Scripture: Psalm 131:1-3
Journal: Are you able to honestly pray this psalm? Why or why not? If you honestly pray this psalm, how do you
think it will take shape in your life?
What will your life look like?
What resistance do you feel to praying it? What is God saying to you through it today?
Reflection:
O Lord, my heart is not lifted up; my eyes are not raised too high; I do
not occupy myself with things too great and too marvelous for me. But I have calmed and quieted my soul, like a
weaned child with its mother; like a weaned child is my soul within me. O Israel, hope in the Lord from this time
forth and forevermore. (Psalm 131:1-3,
ESV)
I don’t know about you, but
every now and then I have a tendency to overestimate my own importance, to
somehow begin to believe that I am essential to things going well in the
world. It makes me unwilling (or unable)
to stop and take a breath because “if I don’t do it, who else will?” It is a skewed and flawed perspective to say
the least. For when we operate out of
our own need, rather than out of God’s deep desire, we are not really loving
people at all, but merely manipulating them.

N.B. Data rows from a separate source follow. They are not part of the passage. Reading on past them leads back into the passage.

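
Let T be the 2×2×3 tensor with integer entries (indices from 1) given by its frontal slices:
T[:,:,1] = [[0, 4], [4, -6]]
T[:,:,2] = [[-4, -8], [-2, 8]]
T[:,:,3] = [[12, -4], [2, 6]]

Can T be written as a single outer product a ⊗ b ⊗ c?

The mode-3 unfolding of T (rows indexed by k, columns by (i,j) = (1,1), (1,2), (2,1), (2,2)) is [[0, 4, 4, -6], [-4, -8, -2, 8], [12, -4, 2, 6]].
There the 3×3 minor on rows k ∈ {1, 2, 3}, columns (i,j) ∈ {(1,1), (1,2), (2,1)} is det [[0, 4, 4], [-4, -8, -2], [12, -4, 2]] = 384 ≠ 0, so this unfolding has rank ≥ 3; CP rank is at least every unfolding rank, so rank(T) ≥ 3.
In particular rank(T) ≥ 3 > 1, so T is not rank-1.

No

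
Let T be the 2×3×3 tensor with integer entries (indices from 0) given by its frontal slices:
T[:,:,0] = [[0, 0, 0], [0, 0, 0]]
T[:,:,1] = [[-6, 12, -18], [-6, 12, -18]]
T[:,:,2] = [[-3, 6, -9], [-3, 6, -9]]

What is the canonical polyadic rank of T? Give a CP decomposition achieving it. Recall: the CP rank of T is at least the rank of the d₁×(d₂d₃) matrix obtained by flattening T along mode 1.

rank(T) = 1

Lower bound: T ≠ 0 (e.g. T[0,0,1] = -6), so rank(T) ≥ 1.
Upper bound: if T = a (x) b (x) c then every fibre of T is a multiple of the corresponding factor, so read the factors off the fibres through the nonzero entry T[0,0,1] = -6.
The mode-1 fibre T[:,0,1] = [-6, -6] gives a = [1, 1] (primitive direction); the mode-2 fibre T[0,:,1] = [-6, 12, -18] gives b = [1, -2, 3]; then c[k] = T[0,0,k] / (a[0]·b[0]) = [0, -6, -3] / 1 = [0, -6, -3].
Expanding [1, 1] (x) [1, -2, 3] (x) [0, -6, -3] reproduces all 18 entries of T, so T = [1, 1] (x) [1, -2, 3] (x) [0, -6, -3] and rank(T) ≤ 1.
These bounds meet, so rank(T) = 1.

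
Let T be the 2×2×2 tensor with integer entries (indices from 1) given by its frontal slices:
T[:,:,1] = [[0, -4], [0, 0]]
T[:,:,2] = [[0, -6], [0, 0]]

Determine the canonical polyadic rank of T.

Lower bound: T ≠ 0 (e.g. T[1,2,1] = -4), so rank(T) ≥ 1.
Upper bound: if T = a ⊗ b ⊗ c then every fibre of T is a multiple of the corresponding factor, so read the factors off the fibres through the nonzero entry T[1,2,1] = -4.
The mode-1 fibre T[:,2,1] = [-4, 0] gives a = (1, 0) (primitive direction); the mode-2 fibre T[1,:,1] = [0, -4] gives b = (0, 1); then c[k] = T[1,2,k] / (a[1]·b[2]) = [-4, -6] / 1 = (-4, -6).
Expanding (1, 0) ⊗ (0, 1) ⊗ (-4, -6) reproduces all 8 entries of T, so T = (1, 0) ⊗ (0, 1) ⊗ (-4, -6) and rank(T) ≤ 1.
These bounds meet, so rank(T) = 1.

1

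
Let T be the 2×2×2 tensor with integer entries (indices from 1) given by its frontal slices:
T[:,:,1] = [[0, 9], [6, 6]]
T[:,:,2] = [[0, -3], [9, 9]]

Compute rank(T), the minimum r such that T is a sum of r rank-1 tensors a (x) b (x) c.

Lower bound: the mode-2 unfolding of T (rows indexed by j, columns by (i,k) = (1,1), (1,2), (2,1), (2,2)) is [[0, 0, 6, 9], [9, -3, 6, 9]].
There the 2×2 minor on rows j ∈ {1, 2}, columns (i,k) ∈ {(1,1), (2,1)} is det [[0, 6], [9, 6]] = -54 ≠ 0, so this unfolding has rank ≥ 2; CP rank is at least every unfolding rank, so rank(T) ≥ 2. (Flattening ranks never certify an upper bound on CP rank; for that we must actually write T with 2 rank-1 terms.)
Upper bound — finding two terms. Write S_k = T[:,:,k] for the frontal slices: S₁ = [[0, 9], [6, 6]], S₂ = [[0, -3], [9, 9]].
If T = a₁ (x) b₁ (x) c₁ + a₂ (x) b₂ (x) c₂ then each S_k = c₁[k]·a₁b₁ᵀ + c₂[k]·a₂b₂ᵀ. S₁ and S₂ are linearly independent, so a₁b₁ᵀ and a₂b₂ᵀ must span the same plane of matrices: they are the rank-1 matrices of the form x·S₁ + y·S₂.
det(x·S₁ + y·S₂) is −54·x² − 63·xy + 27·y² = (-9)·(2·x + 3·y)(3·x − y), vanishing at (x:y) = (3:-2) and (1:3).
M₁ = 3·S₁ − 2·S₂ = [[0, 33], [0, 0]] = 33·[1, 0][0, 1]ᵀ and M₂ = S₁ + 3·S₂ = [[0, 0], [33, 33]] = 33·[0, 1][1, 1]ᵀ, so take a₁ = [1, 0], b₁ = [0, 1], a₂ = [0, 1], b₂ = [1, 1].
Each slice is an integer combination of E₁ = a₁b₁ᵀ and E₂ = a₂b₂ᵀ: S₁ = 9·E₁ + 6·E₂, S₂ = −3·E₁ + 9·E₂; reading off coefficients, c₁ = [9, -3] and c₂ = [6, 9].
Hence T = [1, 0] (x) [0, 1] (x) [9, -3] + [0, 1] (x) [1, 1] (x) [6, 9], so rank(T) ≤ 2.
These bounds meet, so rank(T) = 2.

2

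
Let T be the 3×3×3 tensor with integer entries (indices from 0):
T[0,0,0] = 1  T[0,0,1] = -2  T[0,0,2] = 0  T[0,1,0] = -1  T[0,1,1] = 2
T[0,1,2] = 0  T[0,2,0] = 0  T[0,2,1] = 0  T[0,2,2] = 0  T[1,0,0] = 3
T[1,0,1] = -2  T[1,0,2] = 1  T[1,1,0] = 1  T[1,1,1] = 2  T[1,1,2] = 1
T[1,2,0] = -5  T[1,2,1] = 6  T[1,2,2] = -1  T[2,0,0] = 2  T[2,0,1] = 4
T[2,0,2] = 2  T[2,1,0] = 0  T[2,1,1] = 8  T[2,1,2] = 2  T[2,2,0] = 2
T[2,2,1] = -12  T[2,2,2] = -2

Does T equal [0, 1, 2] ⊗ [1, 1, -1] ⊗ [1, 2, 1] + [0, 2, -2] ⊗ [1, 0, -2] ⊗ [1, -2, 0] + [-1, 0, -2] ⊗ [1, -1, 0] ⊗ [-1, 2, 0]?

Reconstruct entrywise from the claimed factors. For example, T[1,1,2] = 1 and Σₗ aₗ[1]bₗ[1]cₗ[2] = (1)·(1)·(1) + (2)·(0)·(0) + (0)·(-1)·(0) = 1; checking all 27 entries, every one matches. The claim holds.

Yes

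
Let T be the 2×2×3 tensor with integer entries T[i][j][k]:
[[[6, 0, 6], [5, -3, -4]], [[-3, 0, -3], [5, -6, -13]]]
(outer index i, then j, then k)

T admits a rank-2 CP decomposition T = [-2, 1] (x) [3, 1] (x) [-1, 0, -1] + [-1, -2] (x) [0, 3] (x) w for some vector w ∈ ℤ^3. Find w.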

They become pawns (objects) in our pathetic quest for self-importance.
The truth is that I am a
non-essential in the grand scheme of things.

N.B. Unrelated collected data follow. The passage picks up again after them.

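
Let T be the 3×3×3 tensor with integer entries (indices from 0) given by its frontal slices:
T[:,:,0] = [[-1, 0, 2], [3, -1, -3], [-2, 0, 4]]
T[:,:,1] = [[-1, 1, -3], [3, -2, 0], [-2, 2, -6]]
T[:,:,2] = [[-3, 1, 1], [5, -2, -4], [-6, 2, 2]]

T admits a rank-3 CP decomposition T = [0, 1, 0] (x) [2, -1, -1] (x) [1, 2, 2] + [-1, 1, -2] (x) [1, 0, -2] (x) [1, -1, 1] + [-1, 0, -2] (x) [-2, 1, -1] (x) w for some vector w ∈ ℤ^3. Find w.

w = [0, -1, -1]

Subtract the known terms from T to get the rank-1 residual R = [-1, 0, -2] (x) [-2, 1, -1] (x) w, so R[i,j,k] = a[i]·b[j]·w[k]. Pick indices with nonzero a[0]·b[0] = (-1)·(-2) = 2. Only the fibre through (0,0,·) is needed: R[0,0,:] = T[0,0,:] − Σₗ aₗ[0]bₗ[0]cₗ = [-1, -1, -3] − (0)·(2)·[1, 2, 2] − (-1)·(1)·[1, -1, 1] = [0, -2, -2]. Then w[k] = R[0,0,k] / 2 for each k, giving w = [0, -2, -2] / 2 = [0, -1, -1].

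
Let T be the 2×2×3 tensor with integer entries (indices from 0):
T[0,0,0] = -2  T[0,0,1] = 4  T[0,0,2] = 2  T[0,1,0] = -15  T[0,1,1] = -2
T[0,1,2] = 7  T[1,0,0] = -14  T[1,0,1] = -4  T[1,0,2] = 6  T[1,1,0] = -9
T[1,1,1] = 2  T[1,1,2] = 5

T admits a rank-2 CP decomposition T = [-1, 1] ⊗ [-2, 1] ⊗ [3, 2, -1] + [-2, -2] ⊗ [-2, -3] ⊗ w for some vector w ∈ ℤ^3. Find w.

w = [-2, 0, 1]

Subtract the known terms from T to get the rank-1 residual R = [-2, -2] ⊗ [-2, -3] ⊗ w, so R[i,j,k] = a[i]·b[j]·w[k]. Pick indices with nonzero a[0]·b[0] = (-2)·(-2) = 4. Only the fibre through (0,0,·) is needed: R[0,0,:] = T[0,0,:] − Σₗ aₗ[0]bₗ[0]cₗ = [-2, 4, 2] − (-1)·(-2)·[3, 2, -1] = [-8, 0, 4]. Then w[k] = R[0,0,k] / 4 for each k, giving w = [-8, 0, 4] / 4 = [-2, 0, 1].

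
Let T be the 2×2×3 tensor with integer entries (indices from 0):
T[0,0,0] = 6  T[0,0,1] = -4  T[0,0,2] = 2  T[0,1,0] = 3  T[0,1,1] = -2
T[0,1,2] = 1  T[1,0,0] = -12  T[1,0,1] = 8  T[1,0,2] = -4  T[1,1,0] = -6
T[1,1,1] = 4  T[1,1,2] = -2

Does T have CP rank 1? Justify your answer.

If T = a (x) b (x) c then every fibre of T is a multiple of the corresponding factor, so read the factors off the fibres through the nonzero entry T[0,0,0] = 6.
The mode-1 fibre T[:,0,0] = [6, -12] gives a = (1, -2) (primitive direction); the mode-2 fibre T[0,:,0] = [6, 3] gives b = (2, 1); then c[k] = T[0,0,k] / (a[0]·b[0]) = [6, -4, 2] / 2 = (3, -2, 1).
Expanding (1, -2) (x) (2, 1) (x) (3, -2, 1) reproduces all 12 entries of T, so T = (1, -2) (x) (2, 1) (x) (3, -2, 1) and rank(T) ≤ 1.
Equivalently every frontal slice T[:,:,k] is c[k] times the rank-1 matrix (1, -2) (x) (2, 1). So T has rank 1 (it is nonzero).

Yes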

God doesn’t need me at all. In
fact, God doesn’t need any of us. God
uses us not because he needs us, but because he loves us. He uses us because it gives us, and him,
pleasure. And when we finally begin to realize
that, we are finally able to be of real service to the kingdom; for then it has
stopped being about us and started being about him. In fact, as the voice of Jesus so beautifully
reminded us in 2 Corinthians 12:9, it is actually through our weakness and
powerlessness that his strength and power are most fully on display.
I think that’s why praying
this ancient prayer (Psalm 131) is so very important. It reorients us. It keeps our hearts from becoming too high (gabahh
in Hebrew) and our eyes from being too lofty (ruwm). It keeps us from thinking more of ourselves
than we should. It helps us to get over
ourselves a little bit. It keeps us from
getting too obsessed with our own little contribution to what God is doing in his
great big world. It keeps things in perspective.

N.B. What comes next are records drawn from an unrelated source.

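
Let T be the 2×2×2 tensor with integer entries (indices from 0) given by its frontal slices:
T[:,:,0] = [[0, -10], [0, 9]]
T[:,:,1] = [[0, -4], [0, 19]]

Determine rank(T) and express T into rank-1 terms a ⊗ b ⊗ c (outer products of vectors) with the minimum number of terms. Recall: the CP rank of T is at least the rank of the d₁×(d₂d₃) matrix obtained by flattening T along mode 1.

Lower bound: in the mode-1 unfolding of T (rows indexed by i, columns by (j,k)) the 2×2 minor on rows i ∈ {0, 1}, columns (j,k) ∈ {(1,0), (1,1)} is det [[-10, -4], [9, 19]] = -154 ≠ 0, so that unfolding has rank ≥ 2 and hence rank(T) ≥ 2 (CP rank is at least every unfolding rank, though it can be larger).
Upper bound: T[:,j,:] = b[j]·M for every slice, with b = [0, 1] and M = [[-10, -4], [9, 19]] (rows i, columns k).
Splitting M by its rows (i = 0, 1), M = [1, 0][-10, -4]ᵀ + [0, 1][9, 19]ᵀ.
Hence T = [1, 0] ⊗ [0, 1] ⊗ [-10, -4] + [0, 1] ⊗ [0, 1] ⊗ [9, 19], so rank(T) ≤ 2.
These bounds meet, so rank(T) = 2.

rank(T) = 2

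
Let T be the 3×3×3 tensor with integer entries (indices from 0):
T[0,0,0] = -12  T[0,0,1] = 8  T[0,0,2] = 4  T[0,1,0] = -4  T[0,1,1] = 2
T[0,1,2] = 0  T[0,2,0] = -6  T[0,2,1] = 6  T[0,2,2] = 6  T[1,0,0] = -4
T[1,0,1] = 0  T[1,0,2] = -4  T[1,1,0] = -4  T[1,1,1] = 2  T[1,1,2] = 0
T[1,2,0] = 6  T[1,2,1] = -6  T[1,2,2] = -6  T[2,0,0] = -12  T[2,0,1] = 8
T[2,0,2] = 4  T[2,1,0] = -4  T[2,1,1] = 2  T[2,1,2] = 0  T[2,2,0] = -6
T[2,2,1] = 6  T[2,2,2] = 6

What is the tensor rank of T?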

When we are finally able to
honestly pray this prayer, we are finally to the point of being really useful
to God, because it has become about him once again and not about us. For ironically, if it doesn’t have to
be me, then it actually can be me.
Prayer
Closing
Prayer: O Lord, how can I possibly calm and
quiet my soul like a weaned child with its mother if I do not fully trust that
you are God and I am not? Help me to
fully come to that realization this day.